Free «Ethical Concerns in Nursing» Essay Sample
Ethics are an important determinant of how a member of a profession is supposed to act, relate and carry out professional tasks. Code of nursing ethics guides nurses in their daily responsibility of providing quality nursing care to the patient while upholding legal and moral obligations. However, there has been a growing concern since it has been increasingly difficult for nurses to carry on their responsibilities. The main obstacle in line with the professional ethics and integrity is the complexity of moral choices and pressures that nurses encounter every day.
The nursing activities are aimed at improving the health and comfort of the patient. Such responsibilities as improving the quality of life, relieving pain and anxiety are all directed towards a moral purpose (Simon, 2012). However, nurses have to be aware of ethical principles and practice their duties ethically. Therefore, the decision made by the nurse should incorporate both moral and professional dimensions. Nurses often find themselves in a dilemma while choosing one action over the other. For instance, a practitioner may receive two calls requiring him/her to take care of two patients at the same time. In this case, the nurse may decide first to attend the patient who is closer simply because of proximity. This choice is ethically right but does not have a moral dimension, and thus it may contradict the idea of integrity. Nurses also encounter moral distress. This is a circumstance when the experts know the morally correct thing to do, but are prevented from taking this action due to external environmental constraints. These constraints may range from legal, organizational or be based on time pressure.
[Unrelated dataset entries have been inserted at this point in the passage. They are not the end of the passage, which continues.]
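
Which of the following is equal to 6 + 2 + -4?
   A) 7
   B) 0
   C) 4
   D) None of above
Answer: C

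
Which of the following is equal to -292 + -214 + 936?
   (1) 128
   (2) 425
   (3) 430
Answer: 3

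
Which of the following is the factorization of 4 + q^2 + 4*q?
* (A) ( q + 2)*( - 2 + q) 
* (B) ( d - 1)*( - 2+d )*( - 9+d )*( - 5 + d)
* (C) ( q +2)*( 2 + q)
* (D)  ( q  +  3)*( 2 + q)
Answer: C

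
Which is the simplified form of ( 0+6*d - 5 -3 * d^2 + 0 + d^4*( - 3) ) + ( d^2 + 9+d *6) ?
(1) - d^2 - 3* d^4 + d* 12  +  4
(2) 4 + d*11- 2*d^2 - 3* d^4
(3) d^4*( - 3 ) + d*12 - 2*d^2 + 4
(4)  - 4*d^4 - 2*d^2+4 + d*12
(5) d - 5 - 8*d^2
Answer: 3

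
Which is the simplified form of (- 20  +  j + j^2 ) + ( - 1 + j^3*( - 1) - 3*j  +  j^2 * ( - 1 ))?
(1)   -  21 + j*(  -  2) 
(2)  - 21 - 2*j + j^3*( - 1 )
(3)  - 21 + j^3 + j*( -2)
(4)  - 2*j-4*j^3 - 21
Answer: 2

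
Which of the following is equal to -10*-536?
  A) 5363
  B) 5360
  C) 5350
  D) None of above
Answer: B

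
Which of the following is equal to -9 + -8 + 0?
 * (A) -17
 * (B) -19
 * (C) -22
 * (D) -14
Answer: A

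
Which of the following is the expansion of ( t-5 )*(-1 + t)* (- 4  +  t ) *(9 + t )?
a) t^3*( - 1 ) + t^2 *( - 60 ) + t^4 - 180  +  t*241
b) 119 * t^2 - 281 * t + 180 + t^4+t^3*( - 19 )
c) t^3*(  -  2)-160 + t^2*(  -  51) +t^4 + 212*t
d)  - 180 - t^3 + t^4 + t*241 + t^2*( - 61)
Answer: d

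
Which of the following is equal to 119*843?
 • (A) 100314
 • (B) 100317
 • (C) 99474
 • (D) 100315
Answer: B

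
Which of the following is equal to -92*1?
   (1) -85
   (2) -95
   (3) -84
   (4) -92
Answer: 4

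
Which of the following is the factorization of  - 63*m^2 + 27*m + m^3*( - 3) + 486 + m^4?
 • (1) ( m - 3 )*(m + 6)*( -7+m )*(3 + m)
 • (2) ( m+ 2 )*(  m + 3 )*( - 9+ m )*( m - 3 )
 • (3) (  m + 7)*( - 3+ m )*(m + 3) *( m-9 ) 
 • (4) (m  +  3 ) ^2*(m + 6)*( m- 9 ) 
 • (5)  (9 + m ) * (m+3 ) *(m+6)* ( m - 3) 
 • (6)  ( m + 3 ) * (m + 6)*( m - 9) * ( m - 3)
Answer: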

Although the nursing profession holds advocating for the patient as the core value, other moral standards may interfere with the care delivery goal. One of such cases occurred in the Rehoboth mission field where nurses engaged with the religious and medical administrators objecting inadequate care to the patients (Lagerwey, 2010). At some point, the patients were advocating for losing access to critical care for an extended period (Lagerwey, 2010). The professional ethics states that a nurse is responsible for advocating and protecting the patient's rights, safety, and health. In the process of seeking quality care, nurses may often find themselves in a “war” with other healthcare stakeholders. Nurses often find themselves in a dilemma when caring for the patient. The nursing ethics grant a nurse with the authority and responsibility for making decisions that promote the health of the patient. However, sometimes cases arise where the patient may reject the medical practice that would have resulted in the optimal results. This leaves a nurse having to decide whether to respect the patient's opinions, wishes, beliefs, and values, or carry out the obligations according to the professional code.
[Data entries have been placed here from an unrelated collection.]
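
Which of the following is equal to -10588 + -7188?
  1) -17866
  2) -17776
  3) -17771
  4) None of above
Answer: 2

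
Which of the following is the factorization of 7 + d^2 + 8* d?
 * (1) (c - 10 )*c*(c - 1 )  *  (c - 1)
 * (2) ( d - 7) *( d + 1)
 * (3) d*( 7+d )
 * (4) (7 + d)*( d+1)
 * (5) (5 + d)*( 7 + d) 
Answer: 4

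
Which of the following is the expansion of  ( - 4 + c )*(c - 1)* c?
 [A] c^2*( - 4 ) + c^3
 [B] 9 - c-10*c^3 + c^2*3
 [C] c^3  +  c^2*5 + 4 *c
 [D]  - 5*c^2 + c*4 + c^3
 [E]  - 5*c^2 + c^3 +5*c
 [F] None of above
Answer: D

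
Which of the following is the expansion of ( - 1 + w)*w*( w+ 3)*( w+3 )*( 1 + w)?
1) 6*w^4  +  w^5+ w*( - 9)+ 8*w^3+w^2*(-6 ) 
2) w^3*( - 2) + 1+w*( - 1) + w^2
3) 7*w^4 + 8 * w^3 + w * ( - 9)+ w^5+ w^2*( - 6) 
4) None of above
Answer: 1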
Sharing information concerning the patient's condition is another dilemma that affects many nurses. According to the professional ethics, nurses should ensure honesty in the process of treatment. Families may often consider keeping appropriate information about the patient a secret to protect them from emotional suffering. Nurses find themselves deciding whether the patient should know everything about his/her condition or not, despite the high probability of emotional distress.
Conflicting views on the right course of treatment is another concern in nursing, which often causes ethical distress. Nurses, physicians, and patient’s family members may differ in opinions concerning the right treatment of the patient (Wadensten, Wenneberg, Silen, Ping Fen Tang, & Ahlstrom, 2008). For instance, a physician may decide on further treatment, while a nurse may think that the treatment should be terminated or inappropriate. The physicians may end up ignoring the nurse’s professional competence and knowledge simply because their opinions differ. As a result, the nurse is forced to implement orders which he/she considers inappropriate. This act may be against his/her professional ethics, which allows the nurse authority to make decisions and to take obligation to promote health and care for the patient. At the same time, nurses remain accountable for every action taken in the process of treatment (Bell, 2015). As a result, nurses feel powerless, inferior and disrespected when they are not engaged in decision making.
Nurses experience moral agony and torture when they are caught up in ethical dilemmas related to patients care. Such problems as the shortage of nursing staff cause moral pain to nurses, since the optimal care for all patients is not provided. The lack of nursing staff also leads to increased workload and professional distress. Nurses end up experiencing moral anguish when forced to work overtime and still provide the needed care.
The research of the comparison of ethical concerns in China and Sweden reveals that Chinese nurses experience work overload in the process of caring for critically ill patients (Wadensten et al., 2008). They often have to manage and prioritize tasks on their own in order to ensure they deliver the best care despite feeling powerless due to not being involved in medical decision making (Wadensten et al., 2008). The demanding workload makes it difficult for nurses to provide the best care while complying with all rules and regulations.
In conclusion, nurses often find themselves in ethical dilemmas and conflicts. The causes of distress may differ, and most often the main concern is providing care to the severely ill patients. Moral conflicts may make nurses think that they are not professionally respected in their effort to provide quality care to the patients. Therefore, there should be interventions that would improve nurses’ working conditions, ethical considerations and medical decision involvement. Such approach will ensure that the nurses are engaged and do not feel marginalized in their efforts to provide and improve the quality of healthcare.